The main differences between "memory location" variables and "name 
binding" variables are:

(1) Memory locations are known by the compiler at compile-time, but only 
at run-time for name binding languages. In C-like languages, if I say:

x = 42
print x

the compiler knows to store 42 into location 123456 (say), and then have 
the print command look at location 123456. But with name-binding, the 
compiler doesn't know what location 42 will actually end up at until 
run-time. It might be anything.

(2) Memory location variables must be fixed sizes, while name-binding 
can allow variables to change size.

(3) Memory location variables must copy on assignment: x = 4; y = x 
makes a copy of x to store in y, since x and y are different variables 
and therefore different locations.

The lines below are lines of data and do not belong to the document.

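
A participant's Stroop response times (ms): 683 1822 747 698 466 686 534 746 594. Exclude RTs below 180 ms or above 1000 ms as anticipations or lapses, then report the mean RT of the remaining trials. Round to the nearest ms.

Excluded: 1822
Retained (n=8): Σ = 5154
Mean = 5154/8 = 644.2500

644 ms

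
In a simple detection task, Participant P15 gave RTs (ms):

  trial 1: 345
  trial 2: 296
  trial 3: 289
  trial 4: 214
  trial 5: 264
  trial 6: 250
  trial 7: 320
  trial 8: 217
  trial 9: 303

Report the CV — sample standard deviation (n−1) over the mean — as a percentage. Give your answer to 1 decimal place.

16.2%

n = 9, Σ = 2498, M = 277.5556
Σ(x−M)² = 16118.222; s = √(16118.222/8) = 44.8863
CV = 44.8863 / 277.5556 = 0.16172 = 16.172%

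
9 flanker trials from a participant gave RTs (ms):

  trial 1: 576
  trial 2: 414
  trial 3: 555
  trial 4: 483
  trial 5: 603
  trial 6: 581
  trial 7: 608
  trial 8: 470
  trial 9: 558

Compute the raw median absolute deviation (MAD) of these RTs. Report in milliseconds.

45 ms

Sorted: 414, 470, 483, 555, 558, 576, 581, 603, 608 → median = 558
|x − 558|: 18, 144, 3, 75, 45, 23, 50, 88, 0
Sorted deviations: 0, 3, 18, 23, 45, 50, 75, 88, 144 → MAD = 45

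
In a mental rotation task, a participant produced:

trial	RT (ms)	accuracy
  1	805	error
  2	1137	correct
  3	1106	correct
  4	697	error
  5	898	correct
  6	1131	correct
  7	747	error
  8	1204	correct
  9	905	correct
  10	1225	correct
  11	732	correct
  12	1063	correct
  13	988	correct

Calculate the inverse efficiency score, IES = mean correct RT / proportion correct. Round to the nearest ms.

1351 ms

Correct trials (n=10): 1137, 1106, 898, 1131, 1204, 905, 1225, 732, 1063, 988
Mean correct RT = 10389/10 = 1038.9000 ms
Proportion correct = 10/13
IES = 1038.9000 / (10/13) = 1350.570 ms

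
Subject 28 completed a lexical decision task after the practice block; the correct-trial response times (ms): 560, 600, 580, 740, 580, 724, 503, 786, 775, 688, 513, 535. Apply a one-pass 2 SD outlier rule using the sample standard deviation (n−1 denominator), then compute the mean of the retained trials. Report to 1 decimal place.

632.0 ms

n = 12, ΣRT = 7584, M = 632.000
Σ(x−M)² = 119256.00; s = √(119256.00/11) = 104.122
Cutoffs: 632.000 ± 2·104.122 → [423.8, 840.2]
No RTs fall outside the cutoffs; all 12 retained. Mean = 7584/12 = 632.000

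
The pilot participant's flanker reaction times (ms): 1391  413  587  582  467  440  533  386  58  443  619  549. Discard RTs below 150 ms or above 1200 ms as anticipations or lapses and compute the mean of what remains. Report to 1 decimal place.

Excluded: 58, 1391
Retained (n=10): Σ = 5019
Mean = 5019/10 = 501.9000

501.9 ms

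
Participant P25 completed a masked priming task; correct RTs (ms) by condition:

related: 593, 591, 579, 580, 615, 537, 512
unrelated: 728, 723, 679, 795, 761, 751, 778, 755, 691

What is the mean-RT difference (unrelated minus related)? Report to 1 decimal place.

M(related) = 4007/7 = 572.429
M(unrelated) = 6661/9 = 740.111
Difference = 740.111 − 572.429 = 167.683 ms

167.7 ms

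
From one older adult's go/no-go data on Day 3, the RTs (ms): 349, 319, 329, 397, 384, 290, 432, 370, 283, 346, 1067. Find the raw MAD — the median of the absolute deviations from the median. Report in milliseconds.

35 ms

Sorted: 283, 290, 319, 329, 346, 349, 370, 384, 397, 432, 1067 → median = 349
|x − 349|: 0, 30, 20, 48, 35, 59, 83, 21, 66, 3, 718
Sorted deviations: 0, 3, 20, 21, 30, 35, 48, 59, 66, 83, 718 → MAD = 35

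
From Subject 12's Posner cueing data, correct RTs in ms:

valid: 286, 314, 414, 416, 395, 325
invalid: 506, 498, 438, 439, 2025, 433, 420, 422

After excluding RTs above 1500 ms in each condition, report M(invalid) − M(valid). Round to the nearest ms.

invalid: exclude 2025
M(valid) = 2150/6 = 358.333
M(invalid) = 3156/7 = 450.857
Difference = 450.857 − 358.333 = 92.524 ms

93 ms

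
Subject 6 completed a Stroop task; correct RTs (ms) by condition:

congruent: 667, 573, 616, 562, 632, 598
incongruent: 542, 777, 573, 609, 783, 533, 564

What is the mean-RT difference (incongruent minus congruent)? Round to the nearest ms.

M(congruent) = 3648/6 = 608.000
M(incongruent) = 4381/7 = 625.857
Difference = 625.857 − 608.000 = 17.857 ms

18 ms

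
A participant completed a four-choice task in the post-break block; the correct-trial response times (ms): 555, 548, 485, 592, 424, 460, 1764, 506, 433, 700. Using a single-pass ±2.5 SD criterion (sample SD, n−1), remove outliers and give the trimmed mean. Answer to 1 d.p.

522.6 ms

n = 10, ΣRT = 6467, M = 646.700
Σ(x−M)² = 1448406.10; s = √(1448406.10/9) = 401.166
Cutoffs: 646.700 ± 2.5·401.166 → [-356.2, 1649.6]
Outside: 1764 → excluded.
Retained (n=9): Σ = 4703, mean = 4703/9 = 522.556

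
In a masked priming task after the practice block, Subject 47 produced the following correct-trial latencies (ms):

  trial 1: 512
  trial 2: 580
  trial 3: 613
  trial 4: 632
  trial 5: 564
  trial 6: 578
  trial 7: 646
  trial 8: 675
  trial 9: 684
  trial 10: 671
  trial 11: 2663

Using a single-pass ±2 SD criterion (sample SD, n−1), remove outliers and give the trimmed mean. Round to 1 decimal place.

615.5 ms

n = 11, ΣRT = 8818, M = 801.636
Σ(x−M)² = 3839694.55; s = √(3839694.55/10) = 619.653
Cutoffs: 801.636 ± 2·619.653 → [-437.7, 2040.9]
Outside: 2663 → excluded.
Retained (n=10): Σ = 6155, mean = 6155/10 = 615.500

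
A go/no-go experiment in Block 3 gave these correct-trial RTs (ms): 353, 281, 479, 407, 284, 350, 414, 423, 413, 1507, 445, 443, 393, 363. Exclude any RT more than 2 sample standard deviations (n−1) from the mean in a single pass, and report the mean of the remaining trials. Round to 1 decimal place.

n = 14, ΣRT = 6555, M = 468.214
Σ(x−M)² = 1205106.36; s = √(1205106.36/13) = 304.468
Cutoffs: 468.214 ± 2·304.468 → [-140.7, 1077.1]
Outside: 1507 → excluded.
Retained (n=13): Σ = 5048, mean = 5048/13 = 388.308

388.3 ms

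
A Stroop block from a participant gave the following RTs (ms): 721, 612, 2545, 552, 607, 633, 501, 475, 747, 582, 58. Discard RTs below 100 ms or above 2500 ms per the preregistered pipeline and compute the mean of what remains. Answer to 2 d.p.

Excluded: 58, 2545
Retained (n=9): Σ = 5430
Mean = 5430/9 = 603.3333

603.33 ms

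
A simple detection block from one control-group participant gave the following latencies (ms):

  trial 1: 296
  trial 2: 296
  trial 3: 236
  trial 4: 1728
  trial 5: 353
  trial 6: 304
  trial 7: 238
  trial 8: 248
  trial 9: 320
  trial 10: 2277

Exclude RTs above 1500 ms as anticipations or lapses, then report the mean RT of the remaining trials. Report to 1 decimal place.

286.4 ms

Excluded: 1728, 2277
Retained (n=8): Σ = 2291
Mean = 2291/8 = 286.3750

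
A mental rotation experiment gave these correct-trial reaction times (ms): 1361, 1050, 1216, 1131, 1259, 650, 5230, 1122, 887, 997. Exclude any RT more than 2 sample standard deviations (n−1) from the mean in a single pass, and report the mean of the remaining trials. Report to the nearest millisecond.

n = 10, ΣRT = 14903, M = 1490.300
Σ(x−M)² = 15902840.10; s = √(15902840.10/9) = 1329.279
Cutoffs: 1490.300 ± 2·1329.279 → [-1168.3, 4148.9]
Outside: 5230 → excluded.
Retained (n=9): Σ = 9673, mean = 9673/9 = 1074.778

1075 ms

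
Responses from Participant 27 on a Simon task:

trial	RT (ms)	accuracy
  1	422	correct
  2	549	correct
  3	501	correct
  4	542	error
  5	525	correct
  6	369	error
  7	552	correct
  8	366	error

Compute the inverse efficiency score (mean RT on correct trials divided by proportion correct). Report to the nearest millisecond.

816 ms

Correct trials (n=5): 422, 549, 501, 525, 552
Mean correct RT = 2549/5 = 509.8000 ms
Proportion correct = 5/8
IES = 509.8000 / (5/8) = 815.680 ms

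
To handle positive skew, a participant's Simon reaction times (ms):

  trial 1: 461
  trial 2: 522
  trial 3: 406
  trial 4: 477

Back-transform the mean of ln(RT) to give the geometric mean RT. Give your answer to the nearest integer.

ln(RT): 6.1334, 6.2577, 6.0064, 6.1675
Mean ln(RT) = 24.5649/4 = 6.14123
Geometric mean = exp(6.14123) = 464.63 ms

465 ms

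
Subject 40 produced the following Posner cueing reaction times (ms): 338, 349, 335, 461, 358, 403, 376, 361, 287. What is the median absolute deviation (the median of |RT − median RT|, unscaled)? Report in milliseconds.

Sorted: 287, 335, 338, 349, 358, 361, 376, 403, 461 → median = 358
|x − 358|: 20, 9, 23, 103, 0, 45, 18, 3, 71
Sorted deviations: 0, 3, 9, 18, 20, 23, 45, 71, 103 → MAD = 20

20 ms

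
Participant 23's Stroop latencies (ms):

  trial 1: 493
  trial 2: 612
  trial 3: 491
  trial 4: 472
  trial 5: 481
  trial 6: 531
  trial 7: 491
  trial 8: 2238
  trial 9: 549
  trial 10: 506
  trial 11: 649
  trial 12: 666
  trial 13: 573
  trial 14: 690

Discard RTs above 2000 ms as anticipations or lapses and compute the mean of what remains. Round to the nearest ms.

Excluded: 2238
Retained (n=13): Σ = 7204
Mean = 7204/13 = 554.1538

554 ms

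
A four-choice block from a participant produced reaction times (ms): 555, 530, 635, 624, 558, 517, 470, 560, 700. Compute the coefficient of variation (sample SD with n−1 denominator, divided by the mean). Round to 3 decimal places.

0.122

n = 9, Σ = 5149, M = 572.1111
Σ(x−M)² = 38878.889; s = √(38878.889/8) = 69.7127
CV = 69.7127 / 572.1111 = 0.12185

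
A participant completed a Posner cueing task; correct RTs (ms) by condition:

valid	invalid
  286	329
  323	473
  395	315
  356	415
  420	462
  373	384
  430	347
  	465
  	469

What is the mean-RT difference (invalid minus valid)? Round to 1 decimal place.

M(valid) = 2583/7 = 369.000
M(invalid) = 3659/9 = 406.556
Difference = 406.556 − 369.000 = 37.556 ms

37.6 ms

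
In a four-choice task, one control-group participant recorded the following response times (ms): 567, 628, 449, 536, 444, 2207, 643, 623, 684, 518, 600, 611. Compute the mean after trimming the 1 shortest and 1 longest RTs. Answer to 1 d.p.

585.9 ms

Sorted: 444, 449, 518, 536, 567, 600, 611, 623, 628, 643, 684, 2207
Drop lowest 1 (444) and highest 1 (2207)
Remaining (n=10): Σ = 5859, mean = 5859/10 = 585.900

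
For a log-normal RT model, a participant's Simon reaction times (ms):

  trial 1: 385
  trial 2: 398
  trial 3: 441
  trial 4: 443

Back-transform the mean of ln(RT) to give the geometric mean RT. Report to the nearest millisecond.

416 ms

ln(RT): 5.9532, 5.9865, 6.0890, 6.0936
Mean ln(RT) = 24.1223/4 = 6.03058
Geometric mean = exp(6.03058) = 415.96 ms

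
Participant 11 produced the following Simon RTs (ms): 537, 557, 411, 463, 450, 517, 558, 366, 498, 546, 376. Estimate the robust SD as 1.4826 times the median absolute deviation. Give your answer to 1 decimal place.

Sorted: 366, 376, 411, 450, 463, 498, 517, 537, 546, 557, 558 → median = 498
|x − 498| sorted: 0, 19, 35, 39, 48, 48, 59, 60, 87, 122, 132 → MAD = 48
Robust SD ≈ 1.4826 × 48 = 71.165

71.2 ms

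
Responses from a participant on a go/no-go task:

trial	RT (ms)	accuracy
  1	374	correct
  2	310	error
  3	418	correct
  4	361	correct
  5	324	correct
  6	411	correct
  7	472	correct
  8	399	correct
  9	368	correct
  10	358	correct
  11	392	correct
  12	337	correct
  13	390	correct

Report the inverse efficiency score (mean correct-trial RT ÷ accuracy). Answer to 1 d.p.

Correct trials (n=12): 374, 418, 361, 324, 411, 472, 399, 368, 358, 392, 337, 390
Mean correct RT = 4604/12 = 383.6667 ms
Proportion correct = 12/13
IES = 383.6667 / (12/13) = 415.639 ms

415.6 ms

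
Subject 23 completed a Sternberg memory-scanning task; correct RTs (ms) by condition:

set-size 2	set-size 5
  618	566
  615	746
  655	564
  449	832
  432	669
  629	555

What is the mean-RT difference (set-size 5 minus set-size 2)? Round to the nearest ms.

M(set-size 2) = 3398/6 = 566.333
M(set-size 5) = 3932/6 = 655.333
Difference = 655.333 − 566.333 = 89.000 ms

89 ms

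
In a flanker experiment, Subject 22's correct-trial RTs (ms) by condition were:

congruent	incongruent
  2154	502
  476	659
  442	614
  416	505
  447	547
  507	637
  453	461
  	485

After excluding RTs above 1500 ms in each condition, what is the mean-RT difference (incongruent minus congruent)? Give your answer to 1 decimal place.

94.4 ms

congruent: exclude 2154
M(congruent) = 2741/6 = 456.833
M(incongruent) = 4410/8 = 551.250
Difference = 551.250 − 456.833 = 94.417 ms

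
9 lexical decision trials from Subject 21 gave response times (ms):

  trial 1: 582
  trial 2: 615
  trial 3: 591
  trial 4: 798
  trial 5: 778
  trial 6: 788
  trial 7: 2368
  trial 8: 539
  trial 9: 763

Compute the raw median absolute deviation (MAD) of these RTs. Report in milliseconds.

Sorted: 539, 582, 591, 615, 763, 778, 788, 798, 2368 → median = 763
|x − 763|: 181, 148, 172, 35, 15, 25, 1605, 224, 0
Sorted deviations: 0, 15, 25, 35, 148, 172, 181, 224, 1605 → MAD = 148

148 ms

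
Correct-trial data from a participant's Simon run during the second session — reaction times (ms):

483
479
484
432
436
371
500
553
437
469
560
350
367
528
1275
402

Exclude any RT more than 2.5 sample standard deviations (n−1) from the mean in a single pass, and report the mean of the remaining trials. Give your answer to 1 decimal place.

n = 16, ΣRT = 8126, M = 507.875
Σ(x−M)² = 687895.75; s = √(687895.75/15) = 214.149
Cutoffs: 507.875 ± 2.5·214.149 → [-27.5, 1043.2]
Outside: 1275 → excluded.
Retained (n=15): Σ = 6851, mean = 6851/15 = 456.733

456.7 ms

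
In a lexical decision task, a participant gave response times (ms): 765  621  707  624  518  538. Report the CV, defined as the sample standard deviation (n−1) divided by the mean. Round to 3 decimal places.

n = 6, Σ = 3773, M = 628.8333
Σ(x−M)² = 45270.833; s = √(45270.833/5) = 95.1534
CV = 95.1534 / 628.8333 = 0.15132

0.151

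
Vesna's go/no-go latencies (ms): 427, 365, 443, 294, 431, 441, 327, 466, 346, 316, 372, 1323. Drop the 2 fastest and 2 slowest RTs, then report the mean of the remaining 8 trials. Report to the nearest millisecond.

394 ms

Sorted: 294, 316, 327, 346, 365, 372, 427, 431, 441, 443, 466, 1323
Drop lowest 2 (294, 316) and highest 2 (466, 1323)
Remaining (n=8): Σ = 3152, mean = 3152/8 = 394.000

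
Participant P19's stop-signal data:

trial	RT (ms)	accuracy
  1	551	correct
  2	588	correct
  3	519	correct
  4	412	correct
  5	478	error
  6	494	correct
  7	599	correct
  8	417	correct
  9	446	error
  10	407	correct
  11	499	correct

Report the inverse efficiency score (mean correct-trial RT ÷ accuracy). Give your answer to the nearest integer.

Correct trials (n=9): 551, 588, 519, 412, 494, 599, 417, 407, 499
Mean correct RT = 4486/9 = 498.4444 ms
Proportion correct = 9/11
IES = 498.4444 / (9/11) = 609.210 ms

609 ms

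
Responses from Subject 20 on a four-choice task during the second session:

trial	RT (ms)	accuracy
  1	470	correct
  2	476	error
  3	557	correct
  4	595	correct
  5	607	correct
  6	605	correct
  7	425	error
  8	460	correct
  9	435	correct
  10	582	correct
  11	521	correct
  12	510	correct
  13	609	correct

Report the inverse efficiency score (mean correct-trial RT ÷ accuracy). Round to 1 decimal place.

639.4 ms

Correct trials (n=11): 470, 557, 595, 607, 605, 460, 435, 582, 521, 510, 609
Mean correct RT = 5951/11 = 541.0000 ms
Proportion correct = 11/13
IES = 541.0000 / (11/13) = 639.364 ms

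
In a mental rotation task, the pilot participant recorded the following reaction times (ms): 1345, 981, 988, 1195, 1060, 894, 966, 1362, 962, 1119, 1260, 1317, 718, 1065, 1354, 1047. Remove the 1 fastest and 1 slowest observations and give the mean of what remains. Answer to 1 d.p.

Sorted: 718, 894, 962, 966, 981, 988, 1047, 1060, 1065, 1119, 1195, 1260, 1317, 1345, 1354, 1362
Drop lowest 1 (718) and highest 1 (1362)
Remaining (n=14): Σ = 15553, mean = 15553/14 = 1110.929

1110.9 ms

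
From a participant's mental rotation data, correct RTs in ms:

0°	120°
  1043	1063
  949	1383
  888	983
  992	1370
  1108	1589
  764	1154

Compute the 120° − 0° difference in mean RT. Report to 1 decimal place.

299.7 ms

M(0°) = 5744/6 = 957.333
M(120°) = 7542/6 = 1257.000
Difference = 1257.000 − 957.333 = 299.667 ms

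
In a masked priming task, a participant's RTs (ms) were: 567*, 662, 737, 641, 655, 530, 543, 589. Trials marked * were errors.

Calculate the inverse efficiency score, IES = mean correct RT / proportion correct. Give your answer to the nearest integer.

Correct trials (n=7): 662, 737, 641, 655, 530, 543, 589
Mean correct RT = 4357/7 = 622.4286 ms
Proportion correct = 7/8
IES = 622.4286 / (7/8) = 711.347 ms

711 ms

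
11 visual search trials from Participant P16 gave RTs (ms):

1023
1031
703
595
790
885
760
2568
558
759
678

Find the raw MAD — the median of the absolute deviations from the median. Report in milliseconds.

125 ms

Sorted: 558, 595, 678, 703, 759, 760, 790, 885, 1023, 1031, 2568 → median = 760
|x − 760|: 263, 271, 57, 165, 30, 125, 0, 1808, 202, 1, 82
Sorted deviations: 0, 1, 30, 57, 82, 125, 165, 202, 263, 271, 1808 → MAD = 125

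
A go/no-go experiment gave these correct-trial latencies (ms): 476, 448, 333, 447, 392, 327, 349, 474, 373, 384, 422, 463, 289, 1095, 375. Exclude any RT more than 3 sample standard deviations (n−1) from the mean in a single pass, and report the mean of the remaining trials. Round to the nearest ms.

n = 15, ΣRT = 6647, M = 443.133
Σ(x−M)² = 501749.73; s = √(501749.73/14) = 189.313
Cutoffs: 443.133 ± 3·189.313 → [-124.8, 1011.1]
Outside: 1095 → excluded.
Retained (n=14): Σ = 5552, mean = 5552/14 = 396.571

397 ms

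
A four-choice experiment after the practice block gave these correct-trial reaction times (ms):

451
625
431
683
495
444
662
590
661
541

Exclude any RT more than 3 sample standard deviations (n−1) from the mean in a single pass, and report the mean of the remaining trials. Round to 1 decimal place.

n = 10, ΣRT = 5583, M = 558.300
Σ(x−M)² = 87394.10; s = √(87394.10/9) = 98.542
Cutoffs: 558.300 ± 3·98.542 → [262.7, 853.9]
No RTs fall outside the cutoffs; all 10 retained. Mean = 5583/10 = 558.300

558.3 ms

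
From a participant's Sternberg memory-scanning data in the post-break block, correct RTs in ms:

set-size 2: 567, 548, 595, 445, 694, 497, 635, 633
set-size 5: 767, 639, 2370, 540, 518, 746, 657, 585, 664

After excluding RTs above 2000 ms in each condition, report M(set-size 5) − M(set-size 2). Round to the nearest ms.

63 ms

set-size 5: exclude 2370
M(set-size 2) = 4614/8 = 576.750
M(set-size 5) = 5116/8 = 639.500
Difference = 639.500 − 576.750 = 62.750 ms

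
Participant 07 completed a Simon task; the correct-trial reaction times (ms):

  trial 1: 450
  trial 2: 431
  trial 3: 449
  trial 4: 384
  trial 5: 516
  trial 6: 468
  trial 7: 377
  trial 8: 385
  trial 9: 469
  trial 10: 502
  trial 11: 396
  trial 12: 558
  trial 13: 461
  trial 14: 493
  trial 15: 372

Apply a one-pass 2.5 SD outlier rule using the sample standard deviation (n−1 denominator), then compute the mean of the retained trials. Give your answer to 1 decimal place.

447.4 ms

n = 15, ΣRT = 6711, M = 447.400
Σ(x−M)² = 44549.60; s = √(44549.60/14) = 56.410
Cutoffs: 447.400 ± 2.5·56.410 → [306.4, 588.4]
No RTs fall outside the cutoffs; all 15 retained. Mean = 6711/15 = 447.400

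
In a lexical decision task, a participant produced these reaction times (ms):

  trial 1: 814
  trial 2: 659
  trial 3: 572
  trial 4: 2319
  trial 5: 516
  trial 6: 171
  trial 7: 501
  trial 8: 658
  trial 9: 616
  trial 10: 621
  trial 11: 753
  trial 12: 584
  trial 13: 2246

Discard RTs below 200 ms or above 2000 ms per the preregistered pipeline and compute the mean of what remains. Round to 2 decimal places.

629.40 ms

Excluded: 171, 2246, 2319
Retained (n=10): Σ = 6294
Mean = 6294/10 = 629.4000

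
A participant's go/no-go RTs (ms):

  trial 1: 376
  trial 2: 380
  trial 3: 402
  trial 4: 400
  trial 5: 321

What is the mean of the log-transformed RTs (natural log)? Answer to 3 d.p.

ln(RT): 5.9296, 5.9402, 5.9965, 5.9915, 5.7714
Σ ln(RT) = 29.6291
Mean = 29.6291/5 = 5.92582

5.926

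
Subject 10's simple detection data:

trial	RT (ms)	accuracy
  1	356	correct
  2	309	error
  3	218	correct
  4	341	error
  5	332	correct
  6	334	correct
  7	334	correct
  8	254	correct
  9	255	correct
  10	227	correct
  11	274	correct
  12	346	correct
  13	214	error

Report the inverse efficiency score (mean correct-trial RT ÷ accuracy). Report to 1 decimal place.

380.9 ms

Correct trials (n=10): 356, 218, 332, 334, 334, 254, 255, 227, 274, 346
Mean correct RT = 2930/10 = 293.0000 ms
Proportion correct = 10/13
IES = 293.0000 / (10/13) = 380.900 ms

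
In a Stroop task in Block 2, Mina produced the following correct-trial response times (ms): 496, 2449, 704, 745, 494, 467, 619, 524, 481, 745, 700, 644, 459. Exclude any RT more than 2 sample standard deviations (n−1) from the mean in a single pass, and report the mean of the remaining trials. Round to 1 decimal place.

n = 13, ΣRT = 9527, M = 732.846
Σ(x−M)² = 3334097.69; s = √(3334097.69/12) = 527.107
Cutoffs: 732.846 ± 2·527.107 → [-321.4, 1787.1]
Outside: 2449 → excluded.
Retained (n=12): Σ = 7078, mean = 7078/12 = 589.833

589.8 ms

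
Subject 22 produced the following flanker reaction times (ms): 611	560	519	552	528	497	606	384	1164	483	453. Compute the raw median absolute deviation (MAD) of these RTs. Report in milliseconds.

Sorted: 384, 453, 483, 497, 519, 528, 552, 560, 606, 611, 1164 → median = 528
|x − 528|: 83, 32, 9, 24, 0, 31, 78, 144, 636, 45, 75
Sorted deviations: 0, 9, 24, 31, 32, 45, 75, 78, 83, 144, 636 → MAD = 45

45 ms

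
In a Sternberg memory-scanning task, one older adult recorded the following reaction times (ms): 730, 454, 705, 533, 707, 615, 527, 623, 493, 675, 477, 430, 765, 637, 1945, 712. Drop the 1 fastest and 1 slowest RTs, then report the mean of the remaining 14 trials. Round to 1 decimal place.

Sorted: 430, 454, 477, 493, 527, 533, 615, 623, 637, 675, 705, 707, 712, 730, 765, 1945
Drop lowest 1 (430) and highest 1 (1945)
Remaining (n=14): Σ = 8653, mean = 8653/14 = 618.071

618.1 ms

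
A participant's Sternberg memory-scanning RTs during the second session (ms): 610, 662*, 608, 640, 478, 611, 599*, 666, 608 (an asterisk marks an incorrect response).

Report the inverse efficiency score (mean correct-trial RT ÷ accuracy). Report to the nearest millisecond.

775 ms

Correct trials (n=7): 610, 608, 640, 478, 611, 666, 608
Mean correct RT = 4221/7 = 603.0000 ms
Proportion correct = 7/9
IES = 603.0000 / (7/9) = 775.286 ms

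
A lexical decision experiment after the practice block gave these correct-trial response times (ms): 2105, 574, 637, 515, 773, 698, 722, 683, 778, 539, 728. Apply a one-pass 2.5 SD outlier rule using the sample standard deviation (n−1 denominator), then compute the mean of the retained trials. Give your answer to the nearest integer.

n = 11, ΣRT = 8752, M = 795.636
Σ(x−M)² = 1966380.55; s = √(1966380.55/10) = 443.439
Cutoffs: 795.636 ± 2.5·443.439 → [-313.0, 1904.2]
Outside: 2105 → excluded.
Retained (n=10): Σ = 6647, mean = 6647/10 = 664.700

665 ms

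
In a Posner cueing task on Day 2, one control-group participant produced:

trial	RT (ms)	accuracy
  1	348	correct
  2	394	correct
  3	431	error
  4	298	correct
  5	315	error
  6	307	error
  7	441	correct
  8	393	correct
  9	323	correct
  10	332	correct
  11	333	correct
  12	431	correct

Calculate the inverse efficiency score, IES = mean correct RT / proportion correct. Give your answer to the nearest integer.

488 ms

Correct trials (n=9): 348, 394, 298, 441, 393, 323, 332, 333, 431
Mean correct RT = 3293/9 = 365.8889 ms
Proportion correct = 9/12
IES = 365.8889 / (9/12) = 487.852 ms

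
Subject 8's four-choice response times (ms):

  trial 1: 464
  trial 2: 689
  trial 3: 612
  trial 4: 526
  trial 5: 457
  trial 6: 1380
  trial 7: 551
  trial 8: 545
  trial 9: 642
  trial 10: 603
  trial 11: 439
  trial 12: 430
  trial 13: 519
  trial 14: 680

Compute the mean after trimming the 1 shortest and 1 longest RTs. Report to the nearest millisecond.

Sorted: 430, 439, 457, 464, 519, 526, 545, 551, 603, 612, 642, 680, 689, 1380
Drop lowest 1 (430) and highest 1 (1380)
Remaining (n=12): Σ = 6727, mean = 6727/12 = 560.583

561 ms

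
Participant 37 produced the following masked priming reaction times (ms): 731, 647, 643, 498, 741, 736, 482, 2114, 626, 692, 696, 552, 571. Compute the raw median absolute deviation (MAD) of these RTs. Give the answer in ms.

Sorted: 482, 498, 552, 571, 626, 643, 647, 692, 696, 731, 736, 741, 2114 → median = 647
|x − 647|: 84, 0, 4, 149, 94, 89, 165, 1467, 21, 45, 49, 95, 76
Sorted deviations: 0, 4, 21, 45, 49, 76, 84, 89, 94, 95, 149, 165, 1467 → MAD = 84

84 ms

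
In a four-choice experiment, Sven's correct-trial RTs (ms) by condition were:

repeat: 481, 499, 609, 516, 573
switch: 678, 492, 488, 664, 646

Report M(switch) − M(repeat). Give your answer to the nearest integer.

M(repeat) = 2678/5 = 535.600
M(switch) = 2968/5 = 593.600
Difference = 593.600 − 535.600 = 58.000 ms

58 ms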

Name-binding though, gives the 
language designer a choice to copy or not.

> One thing that is important to note is that in each of these examples, the
> data types are immutable. In C++ if you have a string and you add to the end
> of that string, that string is still stored in the same location. In Python
> there's this magical string space that contains all the possible strings in
> existence[1] and when you "modify" a string using addition, what you're
> actually doing is telling the interpreter that you want to point to the
> string that is the result of addition, like 'hi' + '!'. Sometimes Python
> stores these as the same object, other times they're stored as different
> objects.

A better way of thinking about this is to say that when you concatenate 
two strings:

a = "hello"
b = "world"
text = a + b

Python will build a new string on the spot and then bind the name text 
to this new string.

The same thing happens even if you concatenate a string to an existing 
string, like this:

text = "hello"
text = text + "world"

Python looks at the length of the existing two strings: 5 and 5, 
allocates enough space for 10 letters, then copies letter-by-letter into 
the new string.

However, this can be slow for big strings, so CPython (but not Jython 
and IronPython) have an optimization that can *sometimes* apply. If 
there is only one reference to "hello", and you are concatenating to the 
end, then CPython can sneakily re-use the space already there by 
expanding the first string, then copying into the end of it. But this is 
an implementation-dependent trick, and not something you can rely on.